Fehlmann Rielle Laurence · Nationalrat · 2024-06-13
Fehlmann Rielle Laurence · Nationalrat · Genf · Sozialdemokratische Fraktion · 2024-06-13
Wortprotokoll
La situation n'est pas nouvelle. Les personnes de plus de 50 ans qui ont perdu leur travail ont de la peine à retrouver un emploi, car elles souffrent de multiples préjugés de la part des employeurs: elles seraient moins flexibles, en moins bonne santé, moins compétentes dans le numérique, etc. Une fois au chômage, les personnes de plus de 55 ans restent sans emploi plus d'une année, alors que c'est le cas pour 10 pour cent seulement du reste de la population. Ces personnes se retrouvent plus souvent en fin de droits, et quand elles retrouvent enfin un travail, il est souvent à durée déterminée et le salaire est plus bas, ce qui se répercute sur leur retraite, car, on le sait, les dernières années de cotisations sont très importantes. Néanmoins, on constate une pénurie de main-d'oeuvre qualifiée dans tous les secteurs, ce qui représente un défi pour l'économie. Ce phénomène s'est encore aggravé avec l'épidémie de COVID-19 dans un certain nombre de secteurs, notamment celui de la restauration, pour ne citer que celui-là.

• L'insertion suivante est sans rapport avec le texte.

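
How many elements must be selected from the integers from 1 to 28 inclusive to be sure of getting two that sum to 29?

Partition {1, …, 28} into 14 pairs: {1,28}, {2,27}, …, {14,15}.
Choosing 14 integers — say the integers 1 through 14 — takes one from each pair and avoids the property.
Choosing 15 forces two into the same pair by pigeonhole, and those sum to 29. So 15.

15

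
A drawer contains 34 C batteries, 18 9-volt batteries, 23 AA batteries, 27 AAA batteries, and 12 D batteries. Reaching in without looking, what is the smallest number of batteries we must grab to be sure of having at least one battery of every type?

The hardest type to obtain is D: we could draw every other battery first — 114 − 12 = 102 batteries — without a single D one.
The next draw must be D, so 102 + 1 = 103.

103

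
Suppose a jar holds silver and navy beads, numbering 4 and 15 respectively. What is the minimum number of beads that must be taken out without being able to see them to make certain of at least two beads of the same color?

Treat the 2 colors as pigeonholes.
The worst case takes 1 bead of each color without reaching 2 of any: 2 × 1 = 2.
The next bead must bring some color to 2, so 2 + 1 = 3.

3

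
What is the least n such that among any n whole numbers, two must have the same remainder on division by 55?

56

Use the pigeonhole principle on residue classes: two integers differ by a multiple of 55 exactly when they share a remainder mod 55.
There are 55 residue classes mod 55, so 55 integers can all lie in distinct classes.
One more integer must repeat a residue, giving a difference divisible by 55. So n = 55 + 1 = 56.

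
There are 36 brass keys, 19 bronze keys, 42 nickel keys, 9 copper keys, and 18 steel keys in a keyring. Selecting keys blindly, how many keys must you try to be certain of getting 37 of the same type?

In the worst case we take at most 36 of each type, but all 19 bronze, all 9 copper, and all 18 steel (fewer than 36), giving 36 + 19 + 36 + 9 + 18 = 118.
One more key then forces some type to 37, so 118 + 1 = 119.

119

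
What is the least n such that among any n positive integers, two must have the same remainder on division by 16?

Two integers differ by a multiple of 16 exactly when they share a remainder mod 16.
There are 16 residue classes mod 16, so 16 integers can all lie in distinct classes.
One more integer must repeat a residue, giving a difference divisible by 16. So n = 16 + 1 = 17.

17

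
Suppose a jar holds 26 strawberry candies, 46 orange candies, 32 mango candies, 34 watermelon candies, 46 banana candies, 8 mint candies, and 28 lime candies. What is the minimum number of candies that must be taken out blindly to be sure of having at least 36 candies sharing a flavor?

199

In the worst case we take at most 35 of each flavor, but all 26 strawberry, all 32 mango, all 34 watermelon, all 8 mint, and all 28 lime (fewer than 35), giving 26 + 35 + 32 + 34 + 35 + 8 + 28 = 198.
One more candy then forces some flavor to 36, so 198 + 1 = 199.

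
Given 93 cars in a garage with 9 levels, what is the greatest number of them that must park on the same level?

11

The 93 cars fall into 9 levels.
If each of the 9 levels held at most 10, the total would be at most 9 × 10 = 90 < 93, a contradiction.
So at least one holds ⌈93/9⌉ = 11.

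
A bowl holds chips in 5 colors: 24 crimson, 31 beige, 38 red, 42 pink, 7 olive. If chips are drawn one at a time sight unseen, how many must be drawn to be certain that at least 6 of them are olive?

The worst case draws every non-olive chip first: 24 + 31 + 38 + 42 = 135.
The next 6 draws are then forced to be olive, giving 135 + 6 = 141.

141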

Il devrait manquer 431[NB]000 personnes sur le marché du travail d'ici 2040, ce qui représente 8 pour cent de la population active. Les milieux patronaux eux-mêmes pensent que les travailleurs et travailleuses immigrés ne suffiront pas à combler le déficit de main-d'oeuvre.

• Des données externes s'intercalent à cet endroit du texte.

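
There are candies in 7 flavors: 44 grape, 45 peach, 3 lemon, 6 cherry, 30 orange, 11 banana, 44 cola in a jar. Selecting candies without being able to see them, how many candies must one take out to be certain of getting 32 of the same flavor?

144

Treat the 7 flavors as pigeonholes.
In the worst case we take at most 31 of each flavor, but all 3 lemon, all 6 cherry, all 30 orange, and all 11 banana (fewer than 31), giving 31 + 31 + 3 + 6 + 30 + 11 + 31 = 143.
One more candy then forces some flavor to 32, so 143 + 1 = 144.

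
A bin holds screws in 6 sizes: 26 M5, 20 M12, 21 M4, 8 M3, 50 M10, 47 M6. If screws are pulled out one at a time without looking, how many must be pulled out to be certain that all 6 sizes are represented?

165

The hardest size to obtain is M3: we could draw every other screw first — 172 − 8 = 164 screws — without a single M3 one.
The next draw must be M3, so 164 + 1 = 165.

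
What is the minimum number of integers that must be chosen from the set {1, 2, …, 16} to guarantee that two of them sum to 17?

9

Partition {1, …, 16} into 8 pairs: {1,16}, {2,15}, …, {8,9}.
Choosing 8 integers — say the integers 1 through 8 — takes one from each pair and avoids the property.
Choosing 9 forces two into the same pair by pigeonhole, and those sum to 17. So 9.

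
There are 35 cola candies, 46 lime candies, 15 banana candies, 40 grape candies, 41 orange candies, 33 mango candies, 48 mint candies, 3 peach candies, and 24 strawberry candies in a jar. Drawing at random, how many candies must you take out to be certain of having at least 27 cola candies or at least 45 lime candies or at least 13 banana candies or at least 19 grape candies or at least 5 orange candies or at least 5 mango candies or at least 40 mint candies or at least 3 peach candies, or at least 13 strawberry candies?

The worst case stops just short of every target: 26 cola, 44 lime, 12 banana, 18 grape, 4 orange, 4 mango, 39 mint, 2 peach, 12 strawberry — 26 + 44 + 12 + 18 + 4 + 4 + 39 + 2 + 12 = 161 candies.
One more candy must push some flavor to its target, so 161 + 1 = 162.

162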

Je rappelle que l'on a voté une augmentation de l'âge de la retraite des femmes à 65 ans et que certains milieux de droite continuent à penser qu'il faudrait encore repousser l'âge de la retraite. Dans ces conditions, comment voir une cohérence avec le fait de refuser d'engager des personnes qui ont plus de 50 ans?
Dans sa réponse, le Conseil fédéral confirme les préoccupations exprimées dans ma motion, mais il propose quand même de la refuser. Certes, des mesures ont été mises en place, comme des conférences nationales sur le thème des [PAGE 1292] seniors dans le monde du travail et un programme d'orientation de carrière gratuit pour les plus de 40 ans, etc. Mais, apparemment, cela ne suffit pas à modifier de manière significative la représentation que se font les employeurs au sujet des travailleurs et travailleuses qui sont dits seniors.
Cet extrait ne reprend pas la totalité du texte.